Actually, with today sandwiched between last night's Erotic Literary Salon in Philadelphia and tomorrow night's In the Flesh in New York, the events are technically the bread, with the in-between day the portabello mushroom or whatever. So the metaphor really doesn't work, because in this case the bread slices (i.e., the events) are more exciting than what's between them (i.e., the in-between day with travel and no events). So screw this sandwich metaphor crap. Forget I said anything about sandwiches. What's a sandwich? Never heard of the chap.

Anyway, I had a truly delightful time at the salon last night—what a warm, welcoming environment for the celebration of sexy literature! Huge thanks to salonniere Susana Mayer for inviting me to do my thing* on her stage.

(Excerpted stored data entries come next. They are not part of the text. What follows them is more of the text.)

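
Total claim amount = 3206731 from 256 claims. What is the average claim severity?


severity = total / number
= 3206731 / 256
= 12526.293


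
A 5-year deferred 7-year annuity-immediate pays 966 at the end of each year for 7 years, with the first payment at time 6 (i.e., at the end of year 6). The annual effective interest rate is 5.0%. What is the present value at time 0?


PV at time 5 of the 7-year annuity-immediate:
a_n = 966 * (1-(1+0.05)^(-7))/0.05 = 5589.6367
Discount back 5 years to time 0:
PV = 5589.6367 * (1+0.05)^(-5)
= 5589.6367 * 0.783526
= 4379.6266


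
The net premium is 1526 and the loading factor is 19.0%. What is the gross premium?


Gross = net * (1 + loading)
= 1526 * (1 + 0.19)
= 1526 * 1.19
= 1815.94


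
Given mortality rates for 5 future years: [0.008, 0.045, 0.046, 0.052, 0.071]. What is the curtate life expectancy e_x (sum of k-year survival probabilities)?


e_x = sum_{k=1}^{n} k_p_x
k_p_x values:
  1_p_x = 0.992
  2_p_x = 0.94736
  3_p_x = 0.903781
  4_p_x = 0.856785
  5_p_x = 0.795953
e_x = 4.4959


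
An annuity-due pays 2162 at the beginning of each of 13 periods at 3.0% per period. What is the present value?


PV_due = PMT * (1-(1+i)^(-n))/i * (1+i)
PV_immediate = 22992.7734
PV_due = 22992.7734 * 1.03
= 23682.5566


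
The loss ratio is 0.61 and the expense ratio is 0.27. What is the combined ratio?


Combined ratio = loss ratio + expense ratio
= 0.61 + 0.27
= 0.88


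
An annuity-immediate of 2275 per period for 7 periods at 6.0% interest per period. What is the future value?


FV = PMT * ((1+i)^n - 1) / i
= 2275 * ((1.06)^7 - 1) / 0.06
= 2275 * (1.50363 - 1) / 0.06
= 19095.9807


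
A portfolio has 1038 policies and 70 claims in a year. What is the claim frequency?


frequency = claims / policies
= 70 / 1038
= 0.0674


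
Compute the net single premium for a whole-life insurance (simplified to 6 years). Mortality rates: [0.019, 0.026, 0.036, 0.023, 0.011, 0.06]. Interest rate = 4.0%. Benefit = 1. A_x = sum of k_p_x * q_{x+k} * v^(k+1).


v = 0.961538
Year 0: k_p_x=1.0, q=0.019, term=0.018269
Year 1: k_p_x=0.981, q=0.026, term=0.023582
Year 2: k_p_x=0.955494, q=0.036, term=0.03058
Year 3: k_p_x=0.921096, q=0.023, term=0.018109
Year 4: k_p_x=0.899911, q=0.011, term=0.008136
Year 5: k_p_x=0.890012, q=0.06, term=0.042203
A_x = 0.1409


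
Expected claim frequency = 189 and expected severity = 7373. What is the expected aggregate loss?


E[S] = E[N] * E[X]
= 189 * 7373
= 1.3935e+06


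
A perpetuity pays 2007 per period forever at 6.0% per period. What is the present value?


PV = PMT / i
= 2007 / 0.06
= 33450.0


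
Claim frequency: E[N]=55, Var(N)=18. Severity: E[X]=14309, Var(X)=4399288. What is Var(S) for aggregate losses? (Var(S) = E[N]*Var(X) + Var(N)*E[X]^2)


Var(S) = E[N]*Var(X) + Var(N)*E[X]^2
= 55*4399288 + 18*14309^2
= 241960840 + 3685454658
= 3.9274e+09


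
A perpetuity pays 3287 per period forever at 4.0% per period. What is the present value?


PV = PMT / i
= 3287 / 0.04
= 82175.0


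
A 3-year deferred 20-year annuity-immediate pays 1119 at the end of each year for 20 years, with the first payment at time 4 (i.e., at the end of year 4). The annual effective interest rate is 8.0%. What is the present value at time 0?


PV at time 3 of the 20-year annuity-immediate:
a_n = 1119 * (1-(1+0.08)^(-20))/0.08 = 10986.5069
Discount back 3 years to time 0:
PV = 10986.5069 * (1+0.08)^(-3)
= 10986.5069 * 0.793832
= 8721.4434


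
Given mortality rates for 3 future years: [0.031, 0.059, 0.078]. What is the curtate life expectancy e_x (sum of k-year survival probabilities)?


e_x = sum_{k=1}^{n} k_p_x
k_p_x values:
  1_p_x = 0.969
  2_p_x = 0.911829
  3_p_x = 0.840706
e_x = 2.7215


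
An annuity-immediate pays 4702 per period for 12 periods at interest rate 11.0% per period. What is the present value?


PV = PMT * (1 - (1+i)^(-n)) / i
= 4702 * (1 - (1+0.11)^(-12)) / 0.11
= 4702 * (1 - 0.285841) / 0.11
= 4702 * 6.492356
= 30527.0586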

And I got to hear the beautiful, exciting, and inventive erotic writings of the salon regulars.

*To read my work aloud, that is. I'm not a sexual contortionist.

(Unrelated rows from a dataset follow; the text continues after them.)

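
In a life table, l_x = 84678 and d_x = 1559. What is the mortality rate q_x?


q_x = d_x / l_x
= 1559 / 84678
= 0.0184


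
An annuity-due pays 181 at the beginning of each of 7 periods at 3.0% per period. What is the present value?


PV_due = PMT * (1-(1+i)^(-n))/i * (1+i)
PV_immediate = 1127.6812
PV_due = 1127.6812 * 1.03
= 1161.5117


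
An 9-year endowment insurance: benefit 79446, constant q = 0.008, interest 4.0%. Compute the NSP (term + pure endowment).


Term component = 4586.8228
Pure endowment = 9_p_x * v^9 * benefit = 0.930262 * 0.702587 * 79446 = 51925.0629
NSP = 56511.8858


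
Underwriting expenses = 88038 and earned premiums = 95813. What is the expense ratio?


Expense ratio = expenses / premiums
= 88038 / 95813
= 0.9189


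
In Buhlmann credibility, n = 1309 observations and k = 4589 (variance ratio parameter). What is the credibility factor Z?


Z = n / (n + k)
= 1309 / (1309 + 4589)
= 1309 / 5898
= 0.2219


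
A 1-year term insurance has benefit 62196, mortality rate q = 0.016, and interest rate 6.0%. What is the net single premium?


NSP = benefit * q * v
v = 1/(1+i) = 0.943396
NSP = 62196 * 0.016 * 0.943396
= 938.8075


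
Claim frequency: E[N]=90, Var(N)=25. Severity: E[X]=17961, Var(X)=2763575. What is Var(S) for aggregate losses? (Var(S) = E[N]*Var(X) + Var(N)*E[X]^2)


Var(S) = E[N]*Var(X) + Var(N)*E[X]^2
= 90*2763575 + 25*17961^2
= 248721750 + 8064938025
= 8.3137e+09


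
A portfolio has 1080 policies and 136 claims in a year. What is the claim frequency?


frequency = claims / policies
= 136 / 1080
= 0.1259


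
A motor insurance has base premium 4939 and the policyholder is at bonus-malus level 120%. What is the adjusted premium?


adjusted = base * BM_level / 100
= 4939 * 120 / 100
= 4939 * 1.2
= 5926.8


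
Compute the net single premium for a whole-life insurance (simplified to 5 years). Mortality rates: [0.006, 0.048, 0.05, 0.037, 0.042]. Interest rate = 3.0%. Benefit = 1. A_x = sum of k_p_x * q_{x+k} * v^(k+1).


v = 0.970874
Year 0: k_p_x=1.0, q=0.006, term=0.005825
Year 1: k_p_x=0.994, q=0.048, term=0.044973
Year 2: k_p_x=0.946288, q=0.05, term=0.043299
Year 3: k_p_x=0.898974, q=0.037, term=0.029553
Year 4: k_p_x=0.865712, q=0.042, term=0.031364
A_x = 0.155


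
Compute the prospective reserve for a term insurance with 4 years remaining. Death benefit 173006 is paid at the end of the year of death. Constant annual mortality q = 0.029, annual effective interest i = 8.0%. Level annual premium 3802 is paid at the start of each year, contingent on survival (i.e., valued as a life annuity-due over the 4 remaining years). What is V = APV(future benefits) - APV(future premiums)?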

I'm so thrilled to be returning to In the Flesh tomorrow! The lineup includes novelist Anna David (Bought, Party Girl), memoirist Mara Altman (Thanks for Coming), erotica writers Jeremy Edwards (hi!) and Robin Glasser (My Life as a Concubine), memoirist Suzanne Guillette (Much to Your Chagrin), Blaise K (host, How I Learned Reading Series), and Craig Yoe (Secret Identity: The Fetish Art of Superman’s Co-creator Joe Shuster). Illustrious host Rachel Kramer Bussel is urging people to get there by 7:30 for the best chance of getting seats. (Doors open at 7:00 p.m., and the event begins at 8:00.)

In the Flesh takes place at Happy Ending Lounge, 302 Broome St. (between Forsyth and Eldridge; look for the "XIE HE Health Club" awning). Admission is free, with free snacks to boot! Click here for more info.

4 comments:

Donna said...

I'm so glad it went well, Jeremy! The erotica community is such a great bunch of people and I'm sure they loved your work.

Say hello to Robin Glasser for me, and have a great time at ITF.

Craig Sorensen said...

Okay, so you're not a sexual contortionist, but I have it on good authority you are a literary contortionist.

True?

Nikki Magennis said...

God, you crack me up, Jeremy. Even without the sandwiches.

Best of luck at In the Flesh!

Jeremy Edwards said...

I have it on good authority you are a literary contortionist.Well, there was that one time I accidentally hit the "sort by part of speech" button in Word, and my story turned inside out.